If Dexia, for example, is failing, its share price should fall.
When it becomes reasonable in line with the current management's capabilities, they should issue new shares in an IPO.
If IPO price per share is low enough, investors will rush in and change the top management.
They will get rid of the lousy high-flying managers and keep only the good solid middle class ones.
One day the price will rise again, otherwise another IPO at an even lower share price.
When it fails, it fails.

What about the small middle class savings deposits?
They are insured anyway. No point paying insurance and worrying about it.
After all, insurance companies are not meant to just cash in insurance premium with no risk.

As you can see, vested interests such as existing top managers (useless bunch?) and insurers have a vested interest that the banks be bailed out.
The middle classes have an interest in letting bad banks share price fall till it is worth buying. If it falls low enough, even middle classes will buy some shares.

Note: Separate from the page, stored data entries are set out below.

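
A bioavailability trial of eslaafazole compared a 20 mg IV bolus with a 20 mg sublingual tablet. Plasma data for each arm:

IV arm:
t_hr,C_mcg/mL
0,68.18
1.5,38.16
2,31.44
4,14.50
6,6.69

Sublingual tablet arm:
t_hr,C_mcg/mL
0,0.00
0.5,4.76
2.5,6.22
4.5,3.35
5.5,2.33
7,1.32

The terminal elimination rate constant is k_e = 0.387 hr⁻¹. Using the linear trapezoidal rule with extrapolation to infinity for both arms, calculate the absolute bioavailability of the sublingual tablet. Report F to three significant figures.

F = 0.169

Trapezoidal AUC_0→6 (IV):
  [0→1.5]: (68.18+38.16)/2 × 1.5 = 79.755
  [1.5→2]: (38.16+31.44)/2 × 0.5 = 17.4
  [2→4]: (31.44+14.50)/2 × 2 = 45.94
  [4→6]: (14.50+6.69)/2 × 2 = 21.19
  Sum = 164.285 mcg/mL·hr
IV tail: 6.69/0.387 = 17.287; AUC_iv,0→∞ = 164.285 + 17.287 = 181.572 mcg/mL·hr
Trapezoidal AUC_0→7 (sublingual tablet):
  [0→0.5]: (0.00+4.76)/2 × 0.5 = 1.19
  [0.5→2.5]: (4.76+6.22)/2 × 2 = 10.98
  [2.5→4.5]: (6.22+3.35)/2 × 2 = 9.57
  [4.5→5.5]: (3.35+2.33)/2 × 1 = 2.84
  [5.5→7]: (2.33+1.32)/2 × 1.5 = 2.7375
  Sum = 27.3175 mcg/mL·hr
sublingual tablet tail: 1.32/0.387 = 3.411; AUC_ev,0→∞ = 27.3175 + 3.411 = 30.7285 mcg/mL·hr
F = (AUC_ev/D_ev)/(AUC_iv/D_iv) = (30.7285/20)/(181.572/20) = 1.536425/9.0786 = 0.1692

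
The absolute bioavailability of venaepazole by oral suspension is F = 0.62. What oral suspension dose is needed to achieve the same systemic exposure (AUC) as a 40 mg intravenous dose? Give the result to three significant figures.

For equal systemic exposure: F × D_ev = D_iv
D_ev = D_iv / F = 40 / 0.62 = 64.5161 mg

D_oral = 64.5 mg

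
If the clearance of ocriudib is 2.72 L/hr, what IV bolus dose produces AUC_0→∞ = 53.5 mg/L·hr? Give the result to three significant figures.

Dose = 146 mg

Dose_iv = CL × AUC_0→∞
     = 2.72 × 53.5 = 145.52 mg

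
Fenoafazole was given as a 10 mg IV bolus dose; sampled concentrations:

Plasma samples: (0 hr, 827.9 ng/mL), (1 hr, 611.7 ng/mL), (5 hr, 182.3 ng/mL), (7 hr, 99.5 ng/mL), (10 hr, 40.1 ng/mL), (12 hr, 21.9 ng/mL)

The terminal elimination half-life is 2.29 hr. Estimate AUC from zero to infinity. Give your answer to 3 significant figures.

AUC = 2930 ng/mL·hr

Trapezoidal AUC_0→12:
  [0→1]: (827.9+611.7)/2 × 1 = 719.8
  [1→5]: (611.7+182.3)/2 × 4 = 1588.0
  [5→7]: (182.3+99.5)/2 × 2 = 281.8
  [7→10]: (99.5+40.1)/2 × 3 = 209.4
  [10→12]: (40.1+21.9)/2 × 2 = 62.0
  Sum = 2861.0 ng/mL·hr
k_e = ln2 / t½ = 0.693147 / 2.29 = 0.3027 hr^-1
Extrapolated tail: C_last / k_e = 21.9 / 0.3027 = 72.349
AUC_0→∞ = 2861.0 + 72.349 = 2933.349 ng/mL·hr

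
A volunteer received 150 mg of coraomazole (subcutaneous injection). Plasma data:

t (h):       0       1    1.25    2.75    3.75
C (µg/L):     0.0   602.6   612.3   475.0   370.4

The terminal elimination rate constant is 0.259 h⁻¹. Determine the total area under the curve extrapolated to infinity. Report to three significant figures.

AUC = 3120 µg/L·h

Trapezoidal AUC_0→3.75:
  [0→1]: (0.0+602.6)/2 × 1 = 301.3
  [1→1.25]: (602.6+612.3)/2 × 0.25 = 151.8625
  [1.25→2.75]: (612.3+475.0)/2 × 1.5 = 815.475
  [2.75→3.75]: (475.0+370.4)/2 × 1 = 422.7
  Sum = 1691.3375 µg/L·h
Extrapolated tail: C_last / k_e = 370.4 / 0.259 = 1430.116
AUC_0→∞ = 1691.3375 + 1430.116 = 3121.4535 µg/L·h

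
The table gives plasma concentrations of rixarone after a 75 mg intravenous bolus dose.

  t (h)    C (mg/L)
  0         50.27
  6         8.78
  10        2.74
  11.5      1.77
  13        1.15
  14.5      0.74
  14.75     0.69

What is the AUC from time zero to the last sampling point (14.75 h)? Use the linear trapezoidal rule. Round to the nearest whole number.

AUC = 207 mg/L·h

Trapezoidal AUC_0→14.75:
  [0→6]: (50.27+8.78)/2 × 6 = 177.15
  [6→10]: (8.78+2.74)/2 × 4 = 23.04
  [10→11.5]: (2.74+1.77)/2 × 1.5 = 3.3825
  [11.5→13]: (1.77+1.15)/2 × 1.5 = 2.19
  [13→14.5]: (1.15+0.74)/2 × 1.5 = 1.4175
  [14.5→14.75]: (0.74+0.69)/2 × 0.25 = 0.17875
  Sum = 207.35875 mg/L·h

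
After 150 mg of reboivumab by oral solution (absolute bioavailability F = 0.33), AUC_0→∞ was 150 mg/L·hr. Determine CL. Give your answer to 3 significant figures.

CL = 0.330 L/hr

CL = F × Dose / AUC_0→∞
   = 0.33 × 150 / 150 = 0.33 L/hr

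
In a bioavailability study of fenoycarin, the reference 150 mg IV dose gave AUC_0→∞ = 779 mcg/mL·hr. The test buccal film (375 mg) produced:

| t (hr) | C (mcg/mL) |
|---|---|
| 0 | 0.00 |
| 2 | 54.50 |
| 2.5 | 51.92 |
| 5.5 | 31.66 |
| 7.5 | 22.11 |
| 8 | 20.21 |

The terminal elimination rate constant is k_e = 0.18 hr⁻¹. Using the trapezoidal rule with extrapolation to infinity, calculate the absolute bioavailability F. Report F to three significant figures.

F = 0.197

Trapezoidal AUC_0→8 (buccal film):
  [0→2]: (0.00+54.50)/2 × 2 = 54.5
  [2→2.5]: (54.50+51.92)/2 × 0.5 = 26.605
  [2.5→5.5]: (51.92+31.66)/2 × 3 = 125.37
  [5.5→7.5]: (31.66+22.11)/2 × 2 = 53.77
  [7.5→8]: (22.11+20.21)/2 × 0.5 = 10.58
  Sum = 270.825 mcg/mL·hr
Tail: C_last/k_e = 20.21/0.18 = 112.278
AUC_0→∞ (buccal film) = 270.825 + 112.278 = 383.103 mcg/mL·hr
F = (AUC_ev/D_ev)/(AUC_iv/D_iv) = (383.103/375)/(779/150) = 1.021608/5.19333 = 0.1967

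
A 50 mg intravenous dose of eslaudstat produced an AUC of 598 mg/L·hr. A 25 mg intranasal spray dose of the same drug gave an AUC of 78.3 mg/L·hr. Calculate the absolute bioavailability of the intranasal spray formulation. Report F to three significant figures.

F = 0.262

F = (AUC_ev / D_ev) / (AUC_iv / D_iv)
  = (78.3/25) / (598/50)
  = 3.132 / 11.96 = 0.2619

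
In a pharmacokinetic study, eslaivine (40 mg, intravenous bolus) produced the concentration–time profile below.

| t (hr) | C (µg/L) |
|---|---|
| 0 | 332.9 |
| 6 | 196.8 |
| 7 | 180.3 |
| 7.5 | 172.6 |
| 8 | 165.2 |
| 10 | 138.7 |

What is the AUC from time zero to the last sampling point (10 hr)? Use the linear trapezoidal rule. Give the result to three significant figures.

AUC = 2250 µg/L·hr

Trapezoidal AUC_0→10:
  [0→6]: (332.9+196.8)/2 × 6 = 1589.1
  [6→7]: (196.8+180.3)/2 × 1 = 188.55
  [7→7.5]: (180.3+172.6)/2 × 0.5 = 88.225
  [7.5→8]: (172.6+165.2)/2 × 0.5 = 84.45
  [8→10]: (165.2+138.7)/2 × 2 = 303.9
  Sum = 2254.225 µg/L·hr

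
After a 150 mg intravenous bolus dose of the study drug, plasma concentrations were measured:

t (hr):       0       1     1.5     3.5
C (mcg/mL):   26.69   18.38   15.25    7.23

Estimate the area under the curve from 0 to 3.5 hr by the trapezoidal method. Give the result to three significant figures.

Trapezoidal AUC_0→3.5:
  [0→1]: (26.69+18.38)/2 × 1 = 22.535
  [1→1.5]: (18.38+15.25)/2 × 0.5 = 8.4075
  [1.5→3.5]: (15.25+7.23)/2 × 2 = 22.48
  Sum = 53.4225 mcg/mL·hr

AUC = 53.4 mcg/mL·hr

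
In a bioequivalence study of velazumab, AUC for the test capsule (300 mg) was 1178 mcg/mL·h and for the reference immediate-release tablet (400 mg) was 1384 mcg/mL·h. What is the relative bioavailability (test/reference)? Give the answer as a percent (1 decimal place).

F_rel = (AUC_test/D_test) / (AUC_ref/D_ref)
      = (1178/300) / (1384/400)
      = 3.92667 / 3.46 = 1.1349 = 113.49%

F_rel = 113.5%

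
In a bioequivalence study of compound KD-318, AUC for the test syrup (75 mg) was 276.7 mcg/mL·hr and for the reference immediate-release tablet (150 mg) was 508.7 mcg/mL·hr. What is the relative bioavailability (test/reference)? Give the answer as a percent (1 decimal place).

F_rel = 108.8%

F_rel = (AUC_test/D_test) / (AUC_ref/D_ref)
      = (276.7/75) / (508.7/150)
      = 3.68933 / 3.39133 = 1.0879 = 108.79%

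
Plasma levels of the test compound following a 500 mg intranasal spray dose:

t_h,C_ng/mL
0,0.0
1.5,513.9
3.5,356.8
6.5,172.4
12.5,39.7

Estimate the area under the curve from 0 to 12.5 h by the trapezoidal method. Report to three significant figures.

AUC = 2690 ng/mL·h

Trapezoidal AUC_0→12.5:
  [0→1.5]: (0.0+513.9)/2 × 1.5 = 385.425
  [1.5→3.5]: (513.9+356.8)/2 × 2 = 870.7
  [3.5→6.5]: (356.8+172.4)/2 × 3 = 793.8
  [6.5→12.5]: (172.4+39.7)/2 × 6 = 636.3
  Sum = 2686.225 ng/mL·h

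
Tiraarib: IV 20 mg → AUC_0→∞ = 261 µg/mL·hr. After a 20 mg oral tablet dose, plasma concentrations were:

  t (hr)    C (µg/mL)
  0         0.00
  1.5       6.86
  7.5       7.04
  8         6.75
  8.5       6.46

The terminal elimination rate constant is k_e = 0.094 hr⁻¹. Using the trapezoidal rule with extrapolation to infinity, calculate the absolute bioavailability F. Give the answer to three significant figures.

F = 0.469

Trapezoidal AUC_0→8.5 (oral tablet):
  [0→1.5]: (0.00+6.86)/2 × 1.5 = 5.145
  [1.5→7.5]: (6.86+7.04)/2 × 6 = 41.7
  [7.5→8]: (7.04+6.75)/2 × 0.5 = 3.4475
  [8→8.5]: (6.75+6.46)/2 × 0.5 = 3.3025
  Sum = 53.595 µg/mL·hr
Tail: C_last/k_e = 6.46/0.094 = 68.723
AUC_0→∞ (oral tablet) = 53.595 + 68.723 = 122.318 µg/mL·hr
F = (AUC_ev/D_ev)/(AUC_iv/D_iv) = (122.318/20)/(261/20) = 6.1159/13.05 = 0.4687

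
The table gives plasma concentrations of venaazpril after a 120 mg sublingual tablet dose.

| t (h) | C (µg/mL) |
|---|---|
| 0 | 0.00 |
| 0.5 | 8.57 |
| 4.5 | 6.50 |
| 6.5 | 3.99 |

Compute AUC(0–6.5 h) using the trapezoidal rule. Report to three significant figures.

Trapezoidal AUC_0→6.5:
  [0→0.5]: (0.00+8.57)/2 × 0.5 = 2.1425
  [0.5→4.5]: (8.57+6.50)/2 × 4 = 30.14
  [4.5→6.5]: (6.50+3.99)/2 × 2 = 10.49
  Sum = 42.7725 µg/mL·h

AUC = 42.8 µg/mL·h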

Why should risk averse tax payers be paid to pay for risk seeking managers and investors?
Let them fail and come back to reality.

Politicians who do not understand this should also be kicked out. How can they do the political horse wrangling if they don't understand all this? If they don't understand who votes them in? Otherwise, they may as well take jobs as managers within the banks and get kicked out by the investors who take over.

The middle classes owe a responsibility to themselves and to the poor to kick out these politicians if they do not take appropriate actions but steal middle class taxes to favour incompetent bankers rather than build infrastructure for the poor and the middle classes.